Grad hab ich sie noch mal für 10 min beschallt.

Den Salmiakgeist würde ich mir eigentlich ganz gerne verkneifen. Gibt es noch eine harmlosere Möglichkeit, ausser manueller Bearbeitung?

Die Stücke in dessen unmittelbarer Umgebung er die erst Zeit lag werd ich mir auf jeden Fall in Zukunft im Auge behalten, immerhin könnten nun meine sämtlichen Justinianusse und Justinusse befallen sein :o

Gruß
Maico
Wer nicht von dreitausend Jahren
sich weiß Rechenschaft zu geben,
bleib im Dunkeln unerfahren,
mag von Tag zu Tage leben. - Goethe -

Benutzeravatar
Privateer
Beiträge: 740
Registriert: Do 23.12.04 20:13
Wohnort: Rupertigau
Hat sich bedankt: 32 Mal
Danksagung erhalten: 5 Mal

Beitrag von Privateer » Do 22.11.07 14:29

@dionysus

Bei solchem Befall hilft nur die radikalste Lösung, also die schon beschriebene Salmiak-Methode mit entsprechender Nachbehandlung. Wenn auch nur geringste Reste der Pest zurückbleiben, geht der Zerfallsprozess weiter und die Münze ist nach einer gewissen Zeit völlig ruiniert.
Gruß Privateer

Benutzeravatar
Antinoos
Beiträge: 152
Registriert: Mo 26.06.06 16:50
Wohnort: irgendwo in Ostdeutschland
Hat sich bedankt: 0
Danksagung erhalten: 0

Beitrag von Antinoos » Do 22.11.07 16:41

Privateer hat geschrieben:@dionysus

Bei solchem Befall hilft nur die radikalste Lösung, also die schon beschriebene Salmiak-Methode mit entsprechender Nachbehandlung. Wenn auch nur geringste Reste der Pest zurückbleiben, geht der Zerfallsprozess weiter und die Münze ist nach einer gewissen Zeit völlig ruiniert.
Du warst schneller! Genau mein Reden... :)

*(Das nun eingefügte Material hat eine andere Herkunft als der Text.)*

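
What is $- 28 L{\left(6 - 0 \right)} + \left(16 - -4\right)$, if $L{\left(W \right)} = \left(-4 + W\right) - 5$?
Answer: $104$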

Und auch die Bürste sollte schon ein bißchen härter sein als 'ne "alte Zahnbürste" :oops: , damit auch die letzten Reste der "Pestbeulen" weggehen. Natürlich kommt eine Stahlbürste dafür nicht und niemals infrage, aber eine weiche Messingbürste schadet diesen(!) Münzen dann wirklich nicht mehr...

Alte Erfahrung von mir. :P

Aber wirklich nur bei echter Grünpest machen!!

An sich ist zwar die alkalische "chemische Reinigung" weniger "hart" als die saure, aber man kann damit (wie immer bei chemischen Verfahren) wirklich unheimlich viel kaputt machen. :mad:

Wie immer: Zum Üben erstmal nur "wertlosen Krempel" nehmen. :idea:

Krieg ich Haue, wenn ich Euch verrate, daß meine "Lehrgeldmünzen" für dieses Verfahren Byzantiner aus der "2-Euro-Grabbelkiste" waren? :wink: Erst als ich damit "den Bogen raus" hatte, kamen meine (z.T. heftig seltenen nud damit teuren...) baktrischen bzw. Kushana-AE-Münzen dran (die haben genauso oft und gern die Grünpest wie Byzantiner - klar, die werden ja auch in ähnlichen Regionen gefunden...). Aber auch jetzt, z.T. viele Jahre nach der Reinigung, sieht es so aus, als ob ich den "relevanten" Stücken mit dieser "Radikalkur" den Zerfall final "abgewöhnt" hätte. 8) 8O

-Antinoos

Benutzeravatar
petzlaff
Beiträge: 483
Registriert: Mo 30.07.07 13:00
Wohnort: Hameln
Hat sich bedankt: 0
Danksagung erhalten: 1 Mal
Kontaktdaten:

Beitrag von petzlaff » Do 22.11.07 17:12

Ich muss ganz ehrlich sagen, dass ich bei Byzantinern - und ich habe tausende davon in den Händen gehabt (auch aus Kilo-Fundbeuteln) erstaunlicherweise kaum eine Münze Spuren von "grüner Beulenpest" aufzuweisen hatte. Mir ist vielleicht unter unter 1000 Münzen im Schnitt ein einziges verseuchtes Exemplar in die Hände gekommen.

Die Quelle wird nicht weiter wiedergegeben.